On June 13, 2005, McDuff was struck and killed by a motorist while riding his bicycle to work on the organic farm.
The shelter, built earlier this month, is now serving as a temporary home to hikers in both of their memories. O’Neal said a plaque bearing their names will be placed at the shelter, which is about three-fourths of a mile north of Wayah Bald on the AT.
The shelter will accommodate up to eight hikers and serves as a resting point along an eight- to nine-mile stretch of the 2,143-mile Georgia-to-Maine trek. There’s also a new handicapped-accessible privy, O’Neal said.
The 300-member Nantahala Hiking Club maintains a 60-mile stretch of the trail from about Wesser in Swain County to Black Gap outside of Hayesville. Without the club’s willingness to build the shelter, the work simply couldn’t have gotten done, said Brian Browning of the U.S. Forest Service’s Wayah Ranger District.
“We just don’t have the time or the manpower to do a project like this,” he said. “The Nantahala Hiking Club is a huge asset to the district.”
Work on the shelter included four days of pre-building. The coded material was then disassembled, packaged, bundled and flown in to the site by helicopter.
The $5,000 cost to airlift the materials was paid by the Appalachian Trail Conservancy.
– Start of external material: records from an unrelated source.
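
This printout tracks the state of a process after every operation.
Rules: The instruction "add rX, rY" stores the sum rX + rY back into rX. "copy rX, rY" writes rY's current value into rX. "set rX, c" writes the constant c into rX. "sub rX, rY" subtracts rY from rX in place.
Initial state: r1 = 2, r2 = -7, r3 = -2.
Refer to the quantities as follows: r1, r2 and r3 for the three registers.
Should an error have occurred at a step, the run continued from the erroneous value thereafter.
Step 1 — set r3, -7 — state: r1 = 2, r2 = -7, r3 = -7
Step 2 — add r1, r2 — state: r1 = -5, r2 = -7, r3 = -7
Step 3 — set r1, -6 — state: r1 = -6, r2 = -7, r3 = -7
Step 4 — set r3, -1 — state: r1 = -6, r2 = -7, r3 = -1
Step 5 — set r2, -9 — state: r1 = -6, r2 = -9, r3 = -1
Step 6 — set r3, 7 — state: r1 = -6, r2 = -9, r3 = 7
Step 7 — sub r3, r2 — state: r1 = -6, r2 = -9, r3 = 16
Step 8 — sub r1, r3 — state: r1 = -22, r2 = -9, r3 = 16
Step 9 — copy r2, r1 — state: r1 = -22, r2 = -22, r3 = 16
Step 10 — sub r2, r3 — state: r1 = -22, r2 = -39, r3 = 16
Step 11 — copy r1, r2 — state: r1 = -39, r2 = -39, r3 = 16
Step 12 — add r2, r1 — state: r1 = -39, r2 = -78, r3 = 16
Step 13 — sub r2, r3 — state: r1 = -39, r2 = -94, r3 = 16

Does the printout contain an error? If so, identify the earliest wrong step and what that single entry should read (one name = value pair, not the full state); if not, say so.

step 10, r2 = -38

Recomputing the run from the initial state:
step 1: r1 = 2, r2 = -7, r3 = -7
step 2: r1 = -5, r2 = -7, r3 = -7
step 3: r1 = -6, r2 = -7, r3 = -7
step 4: r1 = -6, r2 = -7, r3 = -1
step 5: r1 = -6, r2 = -9, r3 = -1
step 6: r1 = -6, r2 = -9, r3 = 7
step 7: r1 = -6, r2 = -9, r3 = 16
step 8: r1 = -22, r2 = -9, r3 = 16
step 9: r1 = -22, r2 = -22, r3 = 16
step 10: r1 = -22, r2 = -38, r3 = 16
step 11: r1 = -38, r2 = -38, r3 = 16
step 12: r1 = -38, r2 = -76, r3 = 16
step 13: r1 = -38, r2 = -92, r3 = 16
The first disagreement with the printout is at step 10, where the value should be r2 = -38.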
Morgan Sommerville, regional director for North Carolina, Georgia and Tennessee, said three shelters — including the new one at Wayah — have been built in the last couple of years along the section of the A.T. running from Georgia to Tennessee.
Given how few are built, Nantahala Hiking Club member Tom Rodgers said he jumped at the chance to help.
“It was like a once-in-a-lifetime opportunity,” said Rodgers, who described his work with the hiking club as “payback” for the many times he and his family enjoyed hiking in this region before moving to Western North Carolina from northwest Florida.
Special thanks
The McDuff family wanted to thank the Nantahala Hiking Club, the Appalachian Trail Conservancy, the U.S. Forest Service, the Konnarock Trail Crew, Don O’Neal of the Nantahala Hiking Club, the Jones Family of Macon County, and all those who donated money to help build the shelter.